A potentially controversial condition for accessing Claude Fable 5 and Mythos 5 is that they come with a 30-day data retention policy.

For its earlier models such as Claude Opus and Sonnet, paid users can opt out of data retention, which is a requirement for regulated industries.

Anthropic said it will not use the retained data for model training, and that the data will be deleted after the 30-day period.

It said the reason for the data retention is to help the company detect novel attacks and to reduce false positives.

Claude Mythos 5 available under Project Glasswing

The Mythos 5 branded model meanwhile has had some of the Fable 5 included safeguards lifted, Anthropic said.

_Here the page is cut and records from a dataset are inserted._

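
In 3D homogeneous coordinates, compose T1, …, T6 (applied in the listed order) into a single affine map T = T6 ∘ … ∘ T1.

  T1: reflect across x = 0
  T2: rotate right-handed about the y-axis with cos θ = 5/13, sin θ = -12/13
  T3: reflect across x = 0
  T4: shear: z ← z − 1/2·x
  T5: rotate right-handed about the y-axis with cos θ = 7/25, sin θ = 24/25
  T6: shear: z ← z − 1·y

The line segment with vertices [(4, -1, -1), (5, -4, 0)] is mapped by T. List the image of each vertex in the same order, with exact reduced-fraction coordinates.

image vertices: (-1312/325, -1, -266/325), (-313/65, -4, 77/130)

T1 reflect across x = 0: (4, -1, -1) → (-4, -1, -1); (5, -4, 0) → (-5, -4, 0)
T2 rotate right-handed about the y-axis with cos θ = 5/13, sin θ = -12/13: (-4, -1, -1) → (-8/13, -1, -53/13); (-5, -4, 0) → (-25/13, -4, -60/13)
T3 reflect across x = 0: (-8/13, -1, -53/13) → (8/13, -1, -53/13); (-25/13, -4, -60/13) → (25/13, -4, -60/13)
T4 shear: z ← z − 1/2·x: (8/13, -1, -53/13) → (8/13, -1, -57/13); (25/13, -4, -60/13) → (25/13, -4, -145/26)
T5 rotate right-handed about the y-axis with cos θ = 7/25, sin θ = 24/25: (8/13, -1, -57/13) → (-1312/325, -1, -591/325); (25/13, -4, -145/26) → (-313/65, -4, -443/130)
T6 shear: z ← z − 1·y: (-1312/325, -1, -591/325) → (-1312/325, -1, -266/325); (-313/65, -4, -443/130) → (-313/65, -4, 77/130)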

Mythos 5 will be deployed through Anthropic’s Project Glasswing with select participants such as the US government, and potentially Australian organisations using the prior Claude Mythos Preview as per June this year.

iTnews has asked Anthropic if Australian government and other organisations will have access to Mythos 5.

In terms of performance, Anthropic published a software exploitation pipeline benchmark score obtained with ExploitBench that the company claimed shows Mythos 5 capturing 10.75 capability flags for Chrome V8 Javascript engine vulnerabilities.

That number compares to 5.56 for Opus 4.8 and 4.44 for competing AI vendor OpenAI’s GPT-5.5.

Despite the improvements, the Mythos-class model’s system card [pdf] notes some shortcomings.

In one case, the model tried to re-write its code commits as the human operator, so as to dodge a required second review.

The model also reported work as “verified end-to-end” without actually running it, and declared a security finding from a test it never ran.

Anthropic’s own alignment assessment found the model sometimes takes reckless actions in pursuit of user goals while internally recognising those actions are problematic.

The company also noted the model shows elevated signs of recognising when it is under evaluation, which it concedes complicates the reliability of the assessment itself.